Neither firefighters nor McGuire would disclose specific issues still under consideration. They have agreed not to publicly discuss negotiations until an agreement is inked. But both sides say there is not any particular issue that has stalled progress.
Vinci, who has been involved with numerous negotiations around the state, said talks usually take much longer when there is a brand-new contract. Fastidiously crafting contract language and ensuring it meets legal requirements and agrees with existing employee policies, he said, is a time-consuming process.
But Vinci acknowledged that a year is an extraordinary amount of time to write a contract. Other first-time agreements he has worked on have taken six to eight months.
The fact that Williston firefighters already enjoy pay on par with other unionized firefighters may help explain the apparent lack of urgency. McGuire said their pay, $17.72 to $21.04 an hour, is based on what other firefighters make in Vermont. Virtually every other full-time firefighter in the state is unionized.
The extended talks, however, have meant the firefighters’ pay is frozen at levels set more than a year ago. They did not receive the 2.75 percent cost-of-living increase non-union employees got back in July.
But even that may not be a concern.
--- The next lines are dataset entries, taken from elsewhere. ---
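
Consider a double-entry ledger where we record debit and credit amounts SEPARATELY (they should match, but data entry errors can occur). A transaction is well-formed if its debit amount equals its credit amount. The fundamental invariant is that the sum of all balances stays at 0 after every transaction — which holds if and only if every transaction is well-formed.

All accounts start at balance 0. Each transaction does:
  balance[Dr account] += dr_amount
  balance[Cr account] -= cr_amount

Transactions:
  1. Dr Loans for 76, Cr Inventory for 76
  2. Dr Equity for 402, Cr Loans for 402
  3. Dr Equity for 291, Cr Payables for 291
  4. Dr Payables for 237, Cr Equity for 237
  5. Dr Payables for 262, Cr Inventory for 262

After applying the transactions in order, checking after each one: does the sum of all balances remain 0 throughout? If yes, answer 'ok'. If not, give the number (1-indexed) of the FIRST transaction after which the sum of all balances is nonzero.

Answer: ok

Derivation:
After txn 1: dr=76 cr=76 sum_balances=0
After txn 2: dr=402 cr=402 sum_balances=0
After txn 3: dr=291 cr=291 sum_balances=0
After txn 4: dr=237 cr=237 sum_balances=0
After txn 5: dr=262 cr=262 sum_balances=0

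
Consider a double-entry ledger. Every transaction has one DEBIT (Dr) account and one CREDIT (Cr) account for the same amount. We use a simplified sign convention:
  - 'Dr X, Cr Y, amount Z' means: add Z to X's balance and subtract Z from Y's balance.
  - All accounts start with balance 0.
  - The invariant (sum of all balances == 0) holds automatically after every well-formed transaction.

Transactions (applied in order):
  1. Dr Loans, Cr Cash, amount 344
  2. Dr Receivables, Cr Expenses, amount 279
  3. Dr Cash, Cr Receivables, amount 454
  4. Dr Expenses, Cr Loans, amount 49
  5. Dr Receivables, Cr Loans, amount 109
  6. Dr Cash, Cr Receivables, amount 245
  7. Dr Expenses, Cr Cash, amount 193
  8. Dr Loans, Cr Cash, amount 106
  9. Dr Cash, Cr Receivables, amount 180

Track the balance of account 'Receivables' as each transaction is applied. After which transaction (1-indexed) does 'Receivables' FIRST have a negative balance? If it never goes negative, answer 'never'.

After txn 1: Receivables=0
After txn 2: Receivables=279
After txn 3: Receivables=-175

Answer: 3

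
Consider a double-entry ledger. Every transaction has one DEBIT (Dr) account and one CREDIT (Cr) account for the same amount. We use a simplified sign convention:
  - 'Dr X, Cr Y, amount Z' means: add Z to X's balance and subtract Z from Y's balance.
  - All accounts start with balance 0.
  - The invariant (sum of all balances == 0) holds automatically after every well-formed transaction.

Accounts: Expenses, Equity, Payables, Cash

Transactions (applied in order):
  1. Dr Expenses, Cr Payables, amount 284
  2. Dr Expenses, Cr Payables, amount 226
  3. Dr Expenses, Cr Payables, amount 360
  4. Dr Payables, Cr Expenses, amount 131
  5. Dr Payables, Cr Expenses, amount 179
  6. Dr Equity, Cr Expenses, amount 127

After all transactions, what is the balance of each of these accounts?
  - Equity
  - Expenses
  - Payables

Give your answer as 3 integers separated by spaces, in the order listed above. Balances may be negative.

After txn 1 (Dr Expenses, Cr Payables, amount 284): Expenses=284 Payables=-284
After txn 2 (Dr Expenses, Cr Payables, amount 226): Expenses=510 Payables=-510
After txn 3 (Dr Expenses, Cr Payables, amount 360): Expenses=870 Payables=-870
After txn 4 (Dr Payables, Cr Expenses, amount 131): Expenses=739 Payables=-739
After txn 5 (Dr Payables, Cr Expenses, amount 179): Expenses=560 Payables=-560
After txn 6 (Dr Equity, Cr Expenses, amount 127): Equity=127 Expenses=433 Payables=-560

Answer: 127 433 -560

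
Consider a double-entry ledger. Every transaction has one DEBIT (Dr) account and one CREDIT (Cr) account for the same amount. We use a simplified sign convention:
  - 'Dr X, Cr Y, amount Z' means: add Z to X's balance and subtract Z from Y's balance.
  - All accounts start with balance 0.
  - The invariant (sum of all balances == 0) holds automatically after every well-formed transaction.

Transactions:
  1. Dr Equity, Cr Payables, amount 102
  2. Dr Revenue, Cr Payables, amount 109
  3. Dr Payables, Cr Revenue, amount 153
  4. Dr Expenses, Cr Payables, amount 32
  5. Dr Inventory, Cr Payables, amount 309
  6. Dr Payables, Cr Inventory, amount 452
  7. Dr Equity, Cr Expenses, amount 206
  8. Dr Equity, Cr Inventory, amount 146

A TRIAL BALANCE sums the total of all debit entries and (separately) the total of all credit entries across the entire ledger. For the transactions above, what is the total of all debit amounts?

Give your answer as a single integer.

Txn 1: debit+=102
Txn 2: debit+=109
Txn 3: debit+=153
Txn 4: debit+=32
Txn 5: debit+=309
Txn 6: debit+=452
Txn 7: debit+=206
Txn 8: debit+=146
Total debits = 1509

Answer: 1509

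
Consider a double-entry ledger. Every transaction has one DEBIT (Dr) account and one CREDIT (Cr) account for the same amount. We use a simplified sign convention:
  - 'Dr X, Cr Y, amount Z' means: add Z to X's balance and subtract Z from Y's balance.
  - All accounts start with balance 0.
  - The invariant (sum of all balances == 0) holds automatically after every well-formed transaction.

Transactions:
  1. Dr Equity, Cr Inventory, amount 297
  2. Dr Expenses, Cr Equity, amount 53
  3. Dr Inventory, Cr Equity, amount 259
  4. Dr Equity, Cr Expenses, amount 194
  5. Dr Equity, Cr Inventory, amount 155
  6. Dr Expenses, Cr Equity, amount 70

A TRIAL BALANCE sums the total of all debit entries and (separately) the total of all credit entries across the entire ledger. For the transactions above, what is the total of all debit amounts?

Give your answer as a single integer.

Answer: 1028

Derivation:
Txn 1: debit+=297
Txn 2: debit+=53
Txn 3: debit+=259
Txn 4: debit+=194
Txn 5: debit+=155
Txn 6: debit+=70
Total debits = 1028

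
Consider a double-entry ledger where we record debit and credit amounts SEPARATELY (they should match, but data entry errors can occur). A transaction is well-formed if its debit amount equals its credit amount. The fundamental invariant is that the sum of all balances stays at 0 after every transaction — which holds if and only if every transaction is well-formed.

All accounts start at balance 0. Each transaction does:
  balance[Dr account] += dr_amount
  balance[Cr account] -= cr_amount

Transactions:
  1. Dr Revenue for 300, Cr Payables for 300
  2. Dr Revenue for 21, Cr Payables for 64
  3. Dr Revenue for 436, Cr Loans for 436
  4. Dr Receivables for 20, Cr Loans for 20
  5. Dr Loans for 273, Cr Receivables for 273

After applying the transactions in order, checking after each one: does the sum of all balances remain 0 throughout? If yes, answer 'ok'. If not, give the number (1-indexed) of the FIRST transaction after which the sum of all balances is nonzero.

Answer: 2

Derivation:
After txn 1: dr=300 cr=300 sum_balances=0
After txn 2: dr=21 cr=64 sum_balances=-43
After txn 3: dr=436 cr=436 sum_balances=-43
After txn 4: dr=20 cr=20 sum_balances=-43
After txn 5: dr=273 cr=273 sum_balances=-43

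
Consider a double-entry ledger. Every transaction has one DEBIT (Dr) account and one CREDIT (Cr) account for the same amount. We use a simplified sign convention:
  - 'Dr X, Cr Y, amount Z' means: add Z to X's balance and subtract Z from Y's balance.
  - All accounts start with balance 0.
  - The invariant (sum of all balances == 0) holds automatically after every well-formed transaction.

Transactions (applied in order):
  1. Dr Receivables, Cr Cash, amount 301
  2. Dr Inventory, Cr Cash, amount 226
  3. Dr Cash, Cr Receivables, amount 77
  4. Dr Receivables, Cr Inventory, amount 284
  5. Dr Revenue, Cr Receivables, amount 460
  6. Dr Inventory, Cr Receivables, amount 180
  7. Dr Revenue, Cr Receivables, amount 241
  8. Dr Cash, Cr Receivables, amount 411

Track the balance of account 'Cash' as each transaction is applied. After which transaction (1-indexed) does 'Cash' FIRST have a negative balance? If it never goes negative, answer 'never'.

After txn 1: Cash=-301

Answer: 1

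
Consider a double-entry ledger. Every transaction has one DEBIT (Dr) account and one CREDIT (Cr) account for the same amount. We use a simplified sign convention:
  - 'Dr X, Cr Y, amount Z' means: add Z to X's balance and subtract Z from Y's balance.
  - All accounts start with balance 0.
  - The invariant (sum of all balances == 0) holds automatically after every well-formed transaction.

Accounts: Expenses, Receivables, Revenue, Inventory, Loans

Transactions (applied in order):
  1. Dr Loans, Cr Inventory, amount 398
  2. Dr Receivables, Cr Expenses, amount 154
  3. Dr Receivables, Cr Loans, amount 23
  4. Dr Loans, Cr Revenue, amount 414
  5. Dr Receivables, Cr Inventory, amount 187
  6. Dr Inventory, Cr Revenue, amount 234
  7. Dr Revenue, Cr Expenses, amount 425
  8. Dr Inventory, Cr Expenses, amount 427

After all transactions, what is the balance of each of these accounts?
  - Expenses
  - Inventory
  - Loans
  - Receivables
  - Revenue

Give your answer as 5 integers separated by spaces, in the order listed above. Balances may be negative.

Answer: -1006 76 789 364 -223

Derivation:
After txn 1 (Dr Loans, Cr Inventory, amount 398): Inventory=-398 Loans=398
After txn 2 (Dr Receivables, Cr Expenses, amount 154): Expenses=-154 Inventory=-398 Loans=398 Receivables=154
After txn 3 (Dr Receivables, Cr Loans, amount 23): Expenses=-154 Inventory=-398 Loans=375 Receivables=177
After txn 4 (Dr Loans, Cr Revenue, amount 414): Expenses=-154 Inventory=-398 Loans=789 Receivables=177 Revenue=-414
After txn 5 (Dr Receivables, Cr Inventory, amount 187): Expenses=-154 Inventory=-585 Loans=789 Receivables=364 Revenue=-414
After txn 6 (Dr Inventory, Cr Revenue, amount 234): Expenses=-154 Inventory=-351 Loans=789 Receivables=364 Revenue=-648
After txn 7 (Dr Revenue, Cr Expenses, amount 425): Expenses=-579 Inventory=-351 Loans=789 Receivables=364 Revenue=-223
After txn 8 (Dr Inventory, Cr Expenses, amount 427): Expenses=-1006 Inventory=76 Loans=789 Receivables=364 Revenue=-223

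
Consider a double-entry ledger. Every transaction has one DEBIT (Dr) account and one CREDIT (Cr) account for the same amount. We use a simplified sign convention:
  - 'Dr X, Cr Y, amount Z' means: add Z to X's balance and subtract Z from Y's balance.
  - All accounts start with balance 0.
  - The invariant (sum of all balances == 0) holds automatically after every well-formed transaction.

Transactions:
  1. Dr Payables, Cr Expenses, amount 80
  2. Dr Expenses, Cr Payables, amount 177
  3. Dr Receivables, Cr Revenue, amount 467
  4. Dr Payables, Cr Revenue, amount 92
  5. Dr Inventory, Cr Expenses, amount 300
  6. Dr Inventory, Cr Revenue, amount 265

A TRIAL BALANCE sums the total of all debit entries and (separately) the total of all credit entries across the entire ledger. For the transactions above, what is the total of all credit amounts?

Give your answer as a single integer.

Txn 1: credit+=80
Txn 2: credit+=177
Txn 3: credit+=467
Txn 4: credit+=92
Txn 5: credit+=300
Txn 6: credit+=265
Total credits = 1381

Answer: 1381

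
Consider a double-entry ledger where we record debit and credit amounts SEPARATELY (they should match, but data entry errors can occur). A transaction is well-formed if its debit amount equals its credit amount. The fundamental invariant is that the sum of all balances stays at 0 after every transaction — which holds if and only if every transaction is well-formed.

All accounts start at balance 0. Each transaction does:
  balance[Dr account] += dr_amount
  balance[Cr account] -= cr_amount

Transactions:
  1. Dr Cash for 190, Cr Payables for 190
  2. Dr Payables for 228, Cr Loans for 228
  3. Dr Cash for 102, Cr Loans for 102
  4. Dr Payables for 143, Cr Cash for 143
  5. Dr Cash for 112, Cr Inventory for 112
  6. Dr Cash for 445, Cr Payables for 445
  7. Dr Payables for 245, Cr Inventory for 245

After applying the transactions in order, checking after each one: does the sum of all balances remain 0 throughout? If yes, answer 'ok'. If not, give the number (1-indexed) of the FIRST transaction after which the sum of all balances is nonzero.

After txn 1: dr=190 cr=190 sum_balances=0
After txn 2: dr=228 cr=228 sum_balances=0
After txn 3: dr=102 cr=102 sum_balances=0
After txn 4: dr=143 cr=143 sum_balances=0
After txn 5: dr=112 cr=112 sum_balances=0
After txn 6: dr=445 cr=445 sum_balances=0
After txn 7: dr=245 cr=245 sum_balances=0

Answer: ok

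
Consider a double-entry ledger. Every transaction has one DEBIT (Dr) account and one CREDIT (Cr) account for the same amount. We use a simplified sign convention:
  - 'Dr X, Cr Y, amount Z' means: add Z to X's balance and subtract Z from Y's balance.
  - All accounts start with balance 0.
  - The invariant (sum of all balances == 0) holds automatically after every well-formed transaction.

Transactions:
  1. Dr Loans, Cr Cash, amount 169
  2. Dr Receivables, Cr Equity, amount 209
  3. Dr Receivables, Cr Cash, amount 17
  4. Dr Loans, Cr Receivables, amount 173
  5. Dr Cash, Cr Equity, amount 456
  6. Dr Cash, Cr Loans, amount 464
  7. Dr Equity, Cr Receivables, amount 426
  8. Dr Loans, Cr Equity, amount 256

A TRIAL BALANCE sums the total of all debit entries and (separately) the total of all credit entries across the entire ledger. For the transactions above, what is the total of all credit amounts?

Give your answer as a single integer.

Txn 1: credit+=169
Txn 2: credit+=209
Txn 3: credit+=17
Txn 4: credit+=173
Txn 5: credit+=456
Txn 6: credit+=464
Txn 7: credit+=426
Txn 8: credit+=256
Total credits = 2170

Answer: 2170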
Both McGuire and Vinci note that after extended negotiations, contracts often include a provision for retroactive pay raises.
The four full-timers comprise only a fraction of fire and rescue personnel. Not including Chief Ken Morton, there are also dozens of firefighters who work on an on-call basis. Their wages average a little more than $10 an hour.
Along with police officers, the four full-time firefighters are the only municipal employees in Williston who are unionized. Police agreed to a new three-year contract last year.
The Fire and Rescue Department’s budget for the fiscal year starting July 1 was criticized by some residents who felt the original 11 percent increase was too high in a time of economic distress. The Selectboard downsized that spending hike to 6 percent before passing the overall operating budget.
McGuire said the budget still sets aside money for firefighters’ pay raises. But he declined to say how much because it could compromise the town’s negotiating position.
Both sides are optimistic that a contract agreement will soon be struck, perhaps within the next week or two.
“We believe we’re close to an agreement,” Vinci said. “We’re hopeful both sides will ratify an agreement that is good for the employees and good for taxpayers.”